The Chief Executive Officer, CEO, of the Center For The Promotion Of Public Enterprise, CPPE, Dr. Muda Yusuf, has called on the Federal Government to expedite action in the implementation of the Petroleum Industry Act, PIA, to provide a clear growth path for the oil and gas industry.
Reviewing the Q3, 2022 Gross Domestic Product, GDP report, which dipped to 2.25 per cent in the third quarter of 2022, from 3.54 per cent in the second quarter, Yusuf observed that the oil and gas sector, oil refining were among sectors that posted two consecutive quarters of negative GDP growth.
He said they are segments of the economy that are experiencing much deeper crisis of recovery and still experiencing recession.
He also mentioned textiles and railways as experiencing growth difficulties.
Yusuf, former Director General of the Lagos Chamber of Commerce and Industry, LCCI, said these sectors are plagued by challenges of insecurity, wrong policy choices, structural impediments, plunge in productivity and corruption.
He said Government should urgently accelerate efforts to ensure domestic refining of petroleum products and specifically carry out reforms which prioritize infrastructural development and transparency in the budgetary process.

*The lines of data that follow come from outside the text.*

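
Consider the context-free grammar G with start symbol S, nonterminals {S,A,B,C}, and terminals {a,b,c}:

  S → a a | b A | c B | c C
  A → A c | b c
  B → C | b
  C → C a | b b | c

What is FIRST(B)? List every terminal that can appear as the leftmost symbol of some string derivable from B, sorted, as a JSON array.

FIRST sets, iterate to fixpoint:
pass 1:
  A via A→b c: +{b}
  B via B→b: +{b}
  C via C→b b: +{b}
  C via C→c: +{c}
  S via S→a a: +{a}
  S via S→b A: +{b}
  S via S→c B: +{c}
  FIRST[S]={a,b,c}  FIRST[A]={b}  FIRST[B]={b}  FIRST[C]={b,c}
pass 2:
  B via B→C: +{c}
  FIRST[S]={a,b,c}  FIRST[A]={b}  FIRST[B]={b,c}  FIRST[C]={b,c}
pass 3: done
  FIRST[S]={a,b,c}  FIRST[A]={b}  FIRST[B]={b,c}  FIRST[C]={b,c}

FIRST(B) = ["b", "c"]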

According to the GDP report, there are sectors that suffered contractions which are sectors that posted negative GDP growth. These are also sectors that are victims of the diverse headwinds in the economy and they include: Crude oil and gas which contracted by 22.67 per cent, Oil refining contracted 44.7 per cent, Coal Mining – 43.5 per cent, Manufacturing Sector – 1.91 per cent.
Food and beverage sector which is one of the most shocking contracted by 4.05 per cent while the Textiles industry contracted by 3.98 per cent.
According to him. It is also worthy of note that the manufacturing sector as a whole contracted by 1.91 per cent , Electricity and Gas – 3.56 per cent while Plastics and Rubber Products – 3.92 per cent
He noted that a striking feature of the GDP Q3 report was the contraction of the manufacturing sector which shrunk by 1.91 per cent.
This is the first quarterly contraction of the manufacturing sector since 2020 when the economy slipped into recession, he said, adding, “Of greater concern was the slump in the food and beverage sector which contracted by 4.05 per cent.
This is the first contraction of the sector since the recession of the second quarter of 2020.
The food and beverage sector is the flagship of the Nigerian manufacturing sector. for several decades, it was the toast of investors in the stock market.
The sector contributed N2.2 trillion to GDP in the third quarter of 2022.
“This development is a reflection of a major setback for the Nigerian manufacturing sector which calls for an emergency response by the government. The plunge in the manufacturing sector performance has profound implications for food inflation, food security and employment. The food processing sector has the biggest impact on jobs because of the strong backward integration content and high multiplier effect in the agriculture value chain.” Yusuf added.